GMO companies launch website to fight anti-biotech movement

non-gmo label
www.GMOAnswers.com is part of a broad campaign by the biotech industry to beat back growing calls for GMO food labeling and for tighter regulation of the biotech seed industry in the United States. Image: nydailynews.com

A group of biotech seed companies on Monday launched an online forum to combat mounting opposition to genetically modified foods among consumer groups and activists.

The website, www.GMOAnswers.com, is designed as a “central online resource” for information on genetically modified organisms and their use in agriculture and food production, the Biotechnology Industry Organization said.

The website is backed in part by Monsanto Co, DuPont , DowAgroSciences, a unit of Dow Chemical Co, and other companies whose products include seeds that have been genetically altered to improve food production.

The website is part of a broad campaign by the biotech industry to beat back growing calls for GMO food labeling and for tighter regulation of the biotech seed industry in the United States. European opposition to GMOs is so strong that Monsanto this month said it would withdraw all pending requests to grow new types of GMO crops.

As part of the multi-year, multimillion-dollar campaign, the biotech seed companies will also open some of their fields and offices to visitors and will host face-to-face forums around the country with consumers, according to Cathleen Enright, spokeswoman for the website.

Paul Schickler, president of DuPont Pioneer, the agricultural unit of DuPont, said anti-GMO forces have been using the Internet very effectively to get their message out, and industry wants to use the same strategy to combat what he said were notions “not always based in fact.”

“This … is an effort to increase the dialogue. That is all we want,” said Schickler. “Dialogue is good. Over time I think we’ll come to a common understanding.”

Critics predicted the industry effort to change consumer skepticism would fail, saying there is ample scientific evidence that GMO foods can contribute to health problems in animals and humans, and hurt the environment.

“This latest effort will likely do little to stop the consumer backlash against genetically engineered foods that has been brewing for years,” said Wenonah Hauter, executive director of Food & Water Watch, a consumer organization.
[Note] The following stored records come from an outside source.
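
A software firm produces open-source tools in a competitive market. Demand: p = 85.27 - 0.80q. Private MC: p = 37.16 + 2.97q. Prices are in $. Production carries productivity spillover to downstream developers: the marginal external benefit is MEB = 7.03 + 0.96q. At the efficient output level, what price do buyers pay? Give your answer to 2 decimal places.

Social marginal cost = private MC − MEB = 30.13 + 2.01q.
Set SMC = demand: 30.13 + 2.01q = 85.27 - 0.80q → q* = 19.6228.
Consumer price on the demand curve at q*: 85.27 − 0.80×19.6228 = 69.5718.

P = $69.57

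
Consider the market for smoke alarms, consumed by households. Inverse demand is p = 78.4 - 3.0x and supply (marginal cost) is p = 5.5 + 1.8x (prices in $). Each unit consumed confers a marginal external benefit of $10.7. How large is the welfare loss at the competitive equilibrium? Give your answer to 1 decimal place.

DWL = $11.9

Market equilibrium (private): 5.5 + 1.8x = 78.4 - 3.0x → x_m = 15.1875.
Social marginal benefit = demand + MEB = 89.1 - 3.0x.
Set SMB = MC: 89.1 - 3.0x = 5.5 + 1.8x → x* = 17.4167.
The welfare-loss triangle has base |x_m − x*| and height MEB(x_m) (the vertical gap between SMB and MC is zero at x* and MEB at x_m).
DWL = ½ × 2.2292 × 10.7000 = 11.9262.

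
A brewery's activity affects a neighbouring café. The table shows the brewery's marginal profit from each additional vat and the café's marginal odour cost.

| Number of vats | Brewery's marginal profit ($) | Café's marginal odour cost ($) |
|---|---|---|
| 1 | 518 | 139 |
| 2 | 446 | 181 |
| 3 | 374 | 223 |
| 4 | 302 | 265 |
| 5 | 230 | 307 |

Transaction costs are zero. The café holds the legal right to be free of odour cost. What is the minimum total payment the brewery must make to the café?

$808

Efficient level: marginal profit ≥ marginal odour cost through level 4, so k* = 4.
With the café holding the right, the brewery must at least compensate total damage at k*: 139 + 181 + 223 + 265 = 808.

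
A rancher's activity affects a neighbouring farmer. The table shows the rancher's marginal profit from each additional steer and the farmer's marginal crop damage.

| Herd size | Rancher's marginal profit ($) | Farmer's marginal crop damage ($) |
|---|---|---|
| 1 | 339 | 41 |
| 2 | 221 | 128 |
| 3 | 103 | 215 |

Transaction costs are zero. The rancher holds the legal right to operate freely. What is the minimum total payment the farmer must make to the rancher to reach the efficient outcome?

$103

Left alone the rancher would choose level 3 (marginal profit stays positive).
Efficient level: k* = 2 (marginal profit ≥ marginal crop damage through 2).
The farmer must at least cover the rancher's forgone profit from cutting 3→2: 103 = 103.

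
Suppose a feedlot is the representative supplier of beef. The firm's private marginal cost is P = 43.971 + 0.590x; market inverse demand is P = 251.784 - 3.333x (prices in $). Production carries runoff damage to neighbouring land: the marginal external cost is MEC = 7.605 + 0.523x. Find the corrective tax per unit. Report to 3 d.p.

Social marginal cost = private MC + MEC = 51.576 + 1.113x.
Set SMC = demand: 51.576 + 1.113x = 251.784 - 3.333x → x* = 45.0310.
The Pigouvian tax equals MEC at x*: 7.605 + 0.523×45.0310 = 31.1562.

tax = $31.156 per unit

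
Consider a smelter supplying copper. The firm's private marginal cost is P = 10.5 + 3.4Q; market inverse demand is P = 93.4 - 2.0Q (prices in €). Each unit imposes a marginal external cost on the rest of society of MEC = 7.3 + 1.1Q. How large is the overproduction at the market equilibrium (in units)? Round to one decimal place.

3.7 units

Market equilibrium (private): 10.5 + 3.4Q = 93.4 - 2.0Q → Q_m = 15.3519.
Social marginal cost = private MC + MEC = 17.8 + 4.5Q.
Set SMC = demand: 17.8 + 4.5Q = 93.4 - 2.0Q → Q* = 11.6308.
Gap = |15.3519 − 11.6308| = 3.7211.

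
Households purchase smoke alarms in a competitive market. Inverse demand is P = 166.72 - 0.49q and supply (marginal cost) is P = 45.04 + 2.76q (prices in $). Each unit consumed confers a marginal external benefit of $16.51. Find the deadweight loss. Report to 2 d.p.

Market equilibrium (private): 45.04 + 2.76q = 166.72 - 0.49q → q_m = 37.4400.
Social marginal benefit = demand + MEB = 183.23 - 0.49q.
Set SMB = MC: 183.23 - 0.49q = 45.04 + 2.76q → q* = 42.5200.
Between q* and q_m the wedge SMB − MC runs linearly from 0 to MEB(q_m), so the loss is a triangle.
DWL = ½ × 5.0800 × 16.5100 = 41.9354.

DWL = $41.94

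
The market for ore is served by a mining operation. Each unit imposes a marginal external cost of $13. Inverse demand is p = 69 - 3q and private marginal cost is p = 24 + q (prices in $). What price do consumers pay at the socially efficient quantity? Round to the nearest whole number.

Social marginal cost = private MC + MEC = 37 + q.
Set SMC = demand: 37 + q = 69 - 3q → q* = 8.0000.
Consumer price on the demand curve at q*: 69 − 3×8.0000 = 45.0000.

P = $45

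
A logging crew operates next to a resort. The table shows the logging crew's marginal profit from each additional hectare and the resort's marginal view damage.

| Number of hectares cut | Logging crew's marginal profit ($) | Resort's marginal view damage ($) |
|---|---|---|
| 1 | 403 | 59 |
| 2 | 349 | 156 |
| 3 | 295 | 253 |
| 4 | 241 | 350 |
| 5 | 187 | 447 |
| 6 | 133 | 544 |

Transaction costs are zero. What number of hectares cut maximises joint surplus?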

The most popular gene-altered crops withstand dousings of weed-killing chemicals and produce their own insect-killing toxins. Biotech corn, canola, soybeans, and other crops are used in human food and animal feed around the world, and biotech companies say they are heavily regulated and thoroughly tested.

Last year, Monsanto and other industry members spent $40 million to defeat a ballot initiative in California to require labeling of GMO food. Similar initiatives are under way in several other U.S. states and at the federal level.

Grocery retailer Whole Foods said this year it would require suppliers to label any product made with genetically modified ingredients. And the Natural Products Association, which represents 1,900 food industry players, has called for a uniform national standard for GMO labeling.

Burrito chain Chipotle Mexican Grill Inc recently became the first major U.S. restaurant chain to disclose GMO ingredients and is moving to remove such products from its supply chain.